Search code examples
c++heap-memorynew-operatorstack-memoryautomatic-storage

Why is allocation on the heap faster than allocation on the stack?


As far as my knowledge on resource management goes, allocating something on the heap (operator new) should always be slower than allocating on the stack (automatic storage), because the stack is a LIFO-based structure, thus it requires minimal bookkeeping, and the pointer of the next address to allocate is trivial.

So far, so good. Now look at the following code:

/* ...includes... */

using std::cout;
using std::cin;
using std::endl;

int bar() { return 42; }

int main()
{
    auto s1 = std::chrono::steady_clock::now();
    std::packaged_task<int()> pt1(bar);
    auto e1 = std::chrono::steady_clock::now();

    auto s2 = std::chrono::steady_clock::now();
    auto sh_ptr1 = std::make_shared<std::packaged_task<int()> >(bar);
    auto e2 = std::chrono::steady_clock::now();

    auto first = std::chrono::duration_cast<std::chrono::nanoseconds>(e1-s1);
    auto second = std::chrono::duration_cast<std::chrono::nanoseconds>(e2-s2);

    cout << "Regular: " << first.count() << endl
         << "Make shared: " << second.count() << endl;

    pt1();
    (*sh_ptr1)();

    cout << "As you can see, both are working correctly: " 
         << pt1.get_future().get() << " & " 
         << sh_ptr1->get_future().get() << endl;

    return 0;
}

The results seem to contradict the stuff explained above:

Regular: 6131

Make shared: 843

As you can see, both are working correctly: 42 & 42

Program ended with exit code: 0

In the second measurement, apart from the call of operator new, the constructor of the std::shared_ptr (auto sh_ptr1) has to finish. I can't seem to understand why is this faster then regular allocation.
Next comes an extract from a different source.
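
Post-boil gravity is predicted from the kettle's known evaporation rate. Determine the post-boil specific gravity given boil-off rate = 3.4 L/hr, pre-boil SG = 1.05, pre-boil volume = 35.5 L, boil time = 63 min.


V_post = V_pre − rate·(t/60);  SG_post = 1 + (SG_pre−1)·V_pre/V_post
V_post = 35.5 − 3.4·(63/60) = 31.9300
SG_post = 1 + (1.05 − 1)·35.5/31.9300

1.0556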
What is the explanation for this?


Solution

  • The problem is that the first call to the constructor of std::packaged_task is responsible for initializing a load of per-thread state that is then unfairly attributed to pt1. This is a common problem of benchmarking (particularly microbenchmarking) and is alleviated by warmup; try reading How do I write a correct micro-benchmark in Java?

    If I copy your code but run both parts first, the results are the same to within the limits of the resolution of the system clock. This demonstrates another issue of microbenchmarking, that you should run small tests multiple times to allow total time to be measured accurately.

    With warmup and running each part 1000 times, I get the following (example):

    Regular: 132.986
    Make shared: 211.889
    

    The difference (approx 80ns) accords well with the rule of thumb that malloc takes 100ns per call.